Ya vivimos ávidamente el verano —el más excepcional y esperado de los últimos años—, y aunque aparentemente ha cambiado la situación, con él han vuelto las frases típicas de cada temporada. Una es la previsible del "viaje interior". Mucha gente que no podrá ir a la India como había imaginado o lugares lejanos que ya tenía apalabrados, emprenderán como sustitución resignada un "viaje interior" desde su casa, o quizás con un retiro espiritual, una estancia de meditación o unas vacaciones de relax que permitan el silencio y este supuesto viaje hacia las entrañas. El interior lo hemos podido cultivar durante el confinamiento, si las circunstancias nos lo han permitido. Volver o aventurarse a conocer de qué estamos hechos, cuál es nuestro termómetro emocional, qué nos mueve, qué nos paraliza, por qué vivimos, es una tarea que cansa, porque nos implica del todo. Las religiones utilizan a menudo esta expresión del viaje interior, porque es superando las superficialidades y los autoengaños como se llega a la conexión con uno mismo, con la naturaleza, con los otros, con Dios.

El filósofo Ferran Sáez defiende que "no hay ningún viaje interior", que eso son "metáforas baratas, pienso literario caducado de la década de los setenta, ideas devastadas". A su ensayo sobre La vida aèria (Pòrtic), pregona que "tampoco hay ningún viaje exterior", porque argumenta que los aeropuertos son todos iguales, las series de televisión se basan en estereotipos que se basan en denunciar otros estereotipos, la misma pizza precocinada nos la sirven en todos los restaurantes del mundo y por lo tanto "estamos ante una vulgaridad universal e invasiva, impertinente, igual que la música de un anuncio que es el mismo que el del dentista o incluso quizás en un tanatorio". Inexorable, Ferran Sáez, con quien comparto despacho, no duda a confesar su redescubrimiento de la fe, aunque él rechaza llamarlo "viaje interior". No hace aspavientos intelectuales para esconder su redescubrimiento de la dimensión espiritual. He vuelto a la fe porque soy un racionalista de talante escéptico. He vuelto a la fe, o la fe ha vuelto a mí, porque creí firme y honestamente en Dios cuando era joven. Me había alejado muchísimo, pero no del todo". Este doctor en filosofía y profesor en BlanquernaPòrtic vino al mundo una noche de Sant Joan, en un pueblo pequeño como la Granja d'Escarp, en El Segrià. Para él, la fe no es una formula de credulidad, ni la pérdida de fe implica tampoco una apuesta por la incredulidad.
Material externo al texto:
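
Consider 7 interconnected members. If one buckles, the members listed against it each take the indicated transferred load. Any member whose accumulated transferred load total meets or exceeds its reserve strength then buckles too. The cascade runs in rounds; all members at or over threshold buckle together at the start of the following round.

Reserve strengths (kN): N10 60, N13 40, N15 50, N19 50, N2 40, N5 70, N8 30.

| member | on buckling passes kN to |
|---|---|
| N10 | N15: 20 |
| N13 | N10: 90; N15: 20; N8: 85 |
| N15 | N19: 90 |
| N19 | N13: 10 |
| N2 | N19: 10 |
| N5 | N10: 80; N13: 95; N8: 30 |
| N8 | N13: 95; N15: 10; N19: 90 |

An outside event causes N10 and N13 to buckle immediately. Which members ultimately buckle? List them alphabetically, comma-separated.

N10, N13, N15, N19, N8

Round 1 — N10, N13 buckle (initial).
  N15: +20+20 → 40 < 50
  N8: +85 → 85 ≥ 30
Round 2 — N8 buckles.
  N15: +10 → 50 ≥ 50
  N19: +90 → 90 ≥ 50
Round 3 — N15, N19 buckle.
No further bucklings.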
Si cambiamos el viaje por la vida, la vida interior es el templo que nos protege, la muralla que nos ampara, el sofá existencial que nos permite descansar en medio del temporal

La fe no quiere decir creer porque sí, sin más, en cosas que no se vean, ni tampoco al ver cosas que no se creen.

La fe, explicita el filósofo, no es una creencia sino la posibilidad de una creencia a partir de una experiencia previa, que suele ser inefable. La fe, en el fondo, no se puede separar de la experiencia, no es una abstracción intelectual.

La vida interior que las escuelas se afanan por cultivar entre los niños, la vida interior que nos salva de la mediocridad ambiental, la vida interior que da sentido a lo que vivimos, toda esta vida interior que algunos tienen que ir a buscar muy lejos, esta vida es en el fondo una experiencia y no es una idea o un conjunto de ideas bien empaquetadas y organizadas. La fe se parece a la esperanza (no en vano son virtudes hermanas) porque no parte de ninguna certeza. Esperamos contra todo pronóstico, aunque la realidad se quiera imponer, y por eso sobrevivimos, los humanos, porque aunque nos digan que todo se acaba, seguimos buscando una rendija. La expresión "viaje interior" parecerá una vulgaridad o una manera de hacerse el interesante. Quizás sí, pero si cambiamos el viaje por la vida, la vida interior es el templo que nos protege, la muralla que nos ampara, el sofá existencial que nos permite descansar en medio del temporal. El verano propicia este deseo de encontrarla, y nos brinda el tiempo necesario para intentarlo.